In today’s housing market, some parents and other relatives are asked to act as a guarantor or co-signer on a mortgage for young buyers who may not have the employment history or credit scores to qualify for a mortgage.
A co-signer is basically a co-owner, i.e., registered on the title and equally accountable for payments (although it’s often a given that the co-signer will not make the payments).
A guarantor, on the other hand, personally guarantees payments will be made if the original applicant defaults, but is not on title and therefor has no claim to the property.
Lenders require co-signers and guarantors for different reasons, explains Helen Hancey, a mortgage specialist with The Mortgage Centre.
“A co-signer is used when you need to support income,” she says. If the original applicant’s qualifying ratio doesn’t meet the lender’s standards, a co-signer is required to bridge the income gap.

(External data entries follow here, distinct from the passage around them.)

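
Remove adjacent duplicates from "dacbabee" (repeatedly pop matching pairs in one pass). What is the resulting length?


Input: dacbabee
Stack-based adjacent duplicate removal:
  Read 'd': push. Stack: d
  Read 'a': push. Stack: da
  Read 'c': push. Stack: dac
  Read 'b': push. Stack: dacb
  Read 'a': push. Stack: dacba
  Read 'b': push. Stack: dacbab
  Read 'e': push. Stack: dacbabe
  Read 'e': matches stack top 'e' => pop. Stack: dacbab
Final stack: "dacbab" (length 6)

6


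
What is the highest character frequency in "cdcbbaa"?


Input: cdcbbaa
Character counts:
  'a': 2
  'b': 2
  'c': 2
  'd': 1
Maximum frequency: 2

2


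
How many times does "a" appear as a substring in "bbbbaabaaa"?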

A co-signer must sign all of the mortgage documents and can expect to remain on title until the applicant qualifies for the mortgage on his own. Or, in the case of two spouses, the co-signer might remain on title indefinitely. Keep in mind that removing someone from the title involves legal fees.
One exit option for a guarantor is for the homeowner to refinance — usually at a slightly higher rate — with a second-tier mortgage lender that is more flexible when it comes to debt-to-income ratios or credit transgressions.
Talk to your lender and lawyer before becoming a guarantor or a co-signer on a mortgage.